Archive for February, 2009

Death to books

Tuesday, February 10th, 2009

Let me start by saying that books are awesome. I went without reading for several years after I graduated from high school, and I realize now that that was a big mistake. I’ll talk about that in a minute, but first let’s talk about why books need to disappear.

Like most people, I have a huge bookshelf of books that I only read once and will probably never read again. We hold onto them like trophies, unwilling to destroy them or give them away, which is understandable considering how much we paid for them. Pocket books for $10, soft covers for $20, hard covers for $60… what’s going on here? Why is a soft cover book $20 when you buy it at a bookstore, and 50 cents when you sell it at a garage sale the next summer? People are only willing to pay 25 to 50 cents for books at a garage sale, so that’s what a used book is worth. From $25 to 25 cents, that means that books depreciate by 99% as soon as you take them out of the store. Am I the only one who has a problem with this?

Of course, the bookstore sometimes gets rid of their unsold or damaged overstock for up to 90% off, so obviously the profit margin on books is pretty high. How much do you suppose it actually costs to make a book, from the cost of materials and production to the expense of transporting it to the store. Probably no more than a dollar, right? The markup on books is huge. What’s especially galling is that huge row of “Classics” for $9.99, where publishers reprint books that have fallen into the public domain and charge almost as much for them as new books! The profit margin on a book whose author didn’t have to be paid is nearly 100%!

That’s why it boggles my mind that people still buy books. For well over a century we’ve had a useful service call the library! Why would anyone pay for books when they could borrow them for free? And that realization is what got me back into reading a few months ago. I hadn’t been to a library in almost a decade!

My local library is large, but they often don’t have the books I want, but they’re available at other libraries in the city. I simply ask for a copy and it gets sent to my local library for free. I live in a metropolis of over a million people with well over a dozen libraries, and yet some of the books I wanted to read weren’t available anywhere in my local library system. For those books, I’ve requested an interlibrary loan, and amazingly those books have been sent from other parts of the province to my library, once again for free. It takes longer to get a book that way, and you can’t borrow it for as long. I really enjoyed one of the books that I read and I would like to read it again, but I don’t want to wait for it to arrive from some distant corner of the country. A surprising thought came to my head: I should buy this book!

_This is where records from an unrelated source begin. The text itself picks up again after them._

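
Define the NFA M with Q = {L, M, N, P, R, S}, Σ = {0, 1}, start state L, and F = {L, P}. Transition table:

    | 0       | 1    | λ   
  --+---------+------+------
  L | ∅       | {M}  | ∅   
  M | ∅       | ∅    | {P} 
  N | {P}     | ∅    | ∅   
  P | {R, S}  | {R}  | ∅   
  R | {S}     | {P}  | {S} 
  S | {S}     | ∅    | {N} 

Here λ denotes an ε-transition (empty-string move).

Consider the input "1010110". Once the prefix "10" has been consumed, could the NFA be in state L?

No

Start in {L}.
Read '1': L→{M}; union {M}; ε-closure = {M, P}.
Read '0': M→∅, P→{R, S}; union {R, S}; ε-closure = {N, R, S}.
State L is not in {N, R, S}.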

So, here’s my philosophy on book buying. You should only buy a book if you absolutely, positively will read it again and again. That means that your personal library should have only a small selection of your all-time favourite books. Every other book should be borrowed from the library. You shouldn’t have a wall full of books!

Actually, I propose something even more radical than that: you shouldn’t have any books at all. Let’s face it, books are expensive, they take up a lot of space, and they have no resale value. Why on earth are we still buying them? I had high hopes that books would disappear when the eBook appeared more than a decade ago, but reading books on my computer screen was no fun at all. I have to sit at my computer to read an eBook, which prevents me from reading in the only two situations where I ever have the desire to read a book: lying in my warm, comfy bed; and when I’m at work, either because I arrived at work early and have some time before my shift, or if I’m waiting for a ride after work. My computer can’t do those things.

Oh, but there are notebook computers now, right? Notebooks don’t help because they have to sit on your lap, but I want to recline in my bed and hold the book in the air. They’re also too large to conveniently pull out of my bag while I’m sitting at my desk or in the lobby. Besides which, they still have the second major problem with reading books on your computer: the computer screen.

I hate reading book on a computer screen. Despite wonderful innovations like ClearType, which makes fonts look smoother, computer screens just don’t look as nice as printed pages. Whether I have to sit at my computer to read a book, which I don’t like to do, or whether I have to carry a (relatively) big, heavy notebook computer, they can’t compete with the print quality, ease and convenience of a real book. Books are small, weigh practically nothing, and they have printed pages. As the librarian asked me when I talked to her about eBooks, “Why would anyone want to read a book on a computer?”

So, a few years ago I started hearing about eInk. The concept is that science can now produce an LCD screen that can produce text that is as crisp and clear as a printed page, and put it in a device that’s about the size and weight of a real book. Sounds wonderful, doesn’t it! Then, along came Amazon (who else?) with the Kindle, an eInk reader that could hold 200 books. Now the Kindle 2 is out, and it’s faster, lighter, displays 16 shades of grey (up from 4), and has enough memory to hold about 1500 books (2 GB). Is it time for books to disappear? I say yes!